Divorce By Mutual Consent A Need Of Our
“Divorce is probably of nearly the same date as marriage. I believe, however, that marriage is some weeks the more ancient.”
– Voltaire, French philosopher (1694-1778)
Voltaire gives us a moment to smile even when we are going to discuss the most complicated subject for the couples of now a days.
Divorce not remains the subject of discussion for the west countries only. Now even in India this subject needs much more attention from the individuals, society, courts and legislature.
Till Few years ago, the Marriage remained a sacred subject particularly for the Hindus of which break down was not in the imagination, however now a days the individuals, society, courts and legislature not only think but express boldly that the marriage is subject made by God through religious process however can be broken through court on certain terms favorable, good, equal for all including bride and groom or boy and girl.
However a contested divorce continues to be a prolonged nightmare for the couple. The Government had had set separate family courts and matrimonial cases were taken out of the adversarial setting of civil courts to family courts. This came with an inbuilt counseling and mediation mechanism. But the dynamics of family courts also came inbuilt with huge systemic delays. The notorious staff crunch, for one, whether among judges or stenographers, leads to a massive pendency of cases. This means litigants sometimes wait months just for the next hearing. In Delhi , an average of 70-80 cases are listed for hearing in every court, of which a fraction is substantively heard, and the rest adjourned for various reasons for three months or sometimes six months in this way average contested divorce case take 3 years to 12 years.
Family courts clearly need reforms in procedural practices to make sure cases do not drag on interminably however apart of reforms in procedural practices the couples and individuals in particulars have a thought before going into court to take divorce.
In india this is common that persons files frivolous case including criminal case against each other not for divorce but for revenge as they treat the end of marriage like end of life which is not a correct approach.
In this era when girls and boys are enjoying equals rights in education, earning society etc. the marriage also demands equal approach of treatment whether it is while getting marriage or breaking marriage.

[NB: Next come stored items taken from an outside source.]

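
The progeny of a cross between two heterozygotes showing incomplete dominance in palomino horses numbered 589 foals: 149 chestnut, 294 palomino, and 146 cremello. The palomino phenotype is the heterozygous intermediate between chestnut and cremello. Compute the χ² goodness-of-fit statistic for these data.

0.032

With incomplete dominance, a heterozygote × heterozygote cross gives a 1:2:1 phenotypic ratio.
Total ratio parts = 4. Expected numbers out of 589:
  chestnut: 589 × 1/4 = 147.25
  palomino: 589 × 2/4 = 294.5
  cremello: 589 × 1/4 = 147.25
χ² = Σ (O − E)² / E
  chestnut: (149 − 147.25)² / 147.25 = 0.0208
  palomino: (294 − 294.5)² / 294.5 = 0.0008
  cremello: (146 − 147.25)² / 147.25 = 0.0106
χ² = 0.0208 + 0.0008 + 0.0106 = 0.0322 ≈ 0.032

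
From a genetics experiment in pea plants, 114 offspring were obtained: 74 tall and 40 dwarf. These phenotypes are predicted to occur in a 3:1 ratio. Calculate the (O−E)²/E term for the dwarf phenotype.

Expected counts for N = 114 under a 3:1 ratio (total parts = 4):
  tall: 114 × 3/4 = 85.5
  dwarf: 114 × 1/4 = 28.5
Contribution of dwarf: (40 − 28.5)² / 28.5 = 4.6404

4.640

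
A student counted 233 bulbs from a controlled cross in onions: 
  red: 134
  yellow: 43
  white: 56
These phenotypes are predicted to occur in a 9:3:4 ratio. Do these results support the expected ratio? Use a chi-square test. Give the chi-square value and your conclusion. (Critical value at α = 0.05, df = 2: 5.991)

0.164; consistent

Under the 9:3:4 hypothesis (Σ ratio = 16, N = 233):
  red: 233 × 9/16 = 131.0625
  yellow: 233 × 3/16 = 43.6875
  white: 233 × 4/16 = 58.25
χ² = Σ (O − E)² / E
  red: (134 − 131.0625)² / 131.0625 = 0.0658
  yellow: (43 − 43.6875)² / 43.6875 = 0.0108
  white: (56 − 58.25)² / 58.25 = 0.0869
χ² = 0.0658 + 0.0108 + 0.0869 = 0.1635 ≈ 0.164
Degrees of freedom = 3 − 1 = 2; critical value at α = 0.05 is 5.991.
Since 0.164 < 5.991, we fail to reject the null hypothesis — the data are consistent with the 9:3:4 ratio.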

Now it is question of discussion what is equal treatment while breaking the marriage.
The answer is to treat the other person as human being who made wrongs which may be curable or incurable
If the mistakes are curable give an honest approach to cure it, if mistakes are incurable give him or her a good bye and go forward with a better luck ahead.
I believe our culture of forgiveness is remedy to prolonged nightmare for the couple looking divorce for one reason or other.
That is the reason the legislature had also amended the Hindu marriage act and added ground of irrevocable break down of marriage.
And In September 2017 in the matter of Amardeep Singh Vs Harveen Kaur, the Supreme Court waived the six-month ‘waiting period,’ once compulsory for mutual consent divorces under section 13B of Hindu Marriage Act 1955.
It was held that where the court dealing with a matter was satisfied that a case was made out to waive the statutory period under Section 13B(2), it can do so after considering the following:
The statutory period of six months specified in Section 13B(2), in addition to the statutory period of one year under Section 13B(1) of separation of parties, is already over before the first motion itself;
All efforts for mediation/conciliation including efforts in terms of Order XXXIIA Rule 3 CPC/Section 23(2) of the Act/Section 9 of the Family Courts Act to reunite the parties have failed and there is no likelihood of success in that direction by any further efforts;
The parties have genuinely settled their differences, including alimony, custody of child or any other pending issues between the parties;
and The waiting period will only prolong their agony.
This was seen as huge progress in a country where getting a divorce can take anything from two to 12 years.
The approach of the judges and councilors has to be changed as well in this way, who instead of treating the marriage a “institution to preserve” the judge, councilor, society, family members, and individual has to see the marriage “a contract made by blessing of God” rather than “a blessing of God” and firstly should try to save the marriage and secondly should try to break the matrimony on equal and harmonious terms.
Then the institution of marriage will remain continue as sacred one.